Nationally in 2013, there were 427 fatal incidents of drivers using cell phones at the time of the crash. To avoid death and destruction, New Jersey police officers have used the law to target and ticket drivers talking and texting and run campaigns to change behavior.
“You can never have enough awareness,” said Sergeant Eric Nelson from the Woodbridge Police Departement. “Awareness and education. People say, ‘It’s not me. I’m just going around the corner. I’m only on a side street.’ Well, people crash on the side street as much as they do on the highway.”
State statistics show officers in New Jersey in 2011 wrote 90,194 tickets to drivers using cell phones; 84,719 in 2012; 82,509 in 2013 but 87,821 in 2014. Through October this year there have been 54,711 tickets issued – meaning the state is on pace to see a year-to-year decrease by 10,000 tickets.
Why? It could be because more cars on the road have hands-free capabilities, or perhaps education campaigns are working.
Nelson says money is probably one factor — there was more money spent last year to target drivers. However, is there something else at work?
When asked if there was any chance law enforcement looks at this and says that’s just the way it is in society now, Nelson said, “I would hope that’s not the case. If it is, you really have to rethink your efforts there in traffic safety. Traffic safety affects everybody.”

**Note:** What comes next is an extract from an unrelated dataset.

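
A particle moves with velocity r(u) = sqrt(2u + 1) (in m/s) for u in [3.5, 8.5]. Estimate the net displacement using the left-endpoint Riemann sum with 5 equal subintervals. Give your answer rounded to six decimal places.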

In just 10 minutes here at Walnut and McCarter Highway you can see how commonplace it is to find drivers talking on the phone or texting while driving.
The state considers what you’re about to see the most alarming distraction – in the blue car, a man’s head bobs up and down as his eyes leave the road. He’s apparently texting which draws on his visual, manual and cognitive attention.
“People don’t understand the dangers they’re putting themselves and the people around them at,” Nelson said.
AAA released a study recently showing even talking hands-free has a cognitive distraction 27 seconds after the call ends. It’s also concerned about hands-free voicing, or dictating text.
“Some of the technology that’s supposed to help us isn’t taking away the distraction,” said Cathleen Lewis from AAA Northeast. “That voicing to text technology is a big piece of that. Just because someone is saying something to you doesn’t mean you’re not distracted. I think that’s next piece that we have to overcome.”
For now, there’s only speculation about the falling number of tickets written for drivers using cell phones this year. Law enforcers hope drivers are recognizing the danger as opposed to less enforcement or more drivers using hands-free devices. That they’re obeying the law, but still distracted.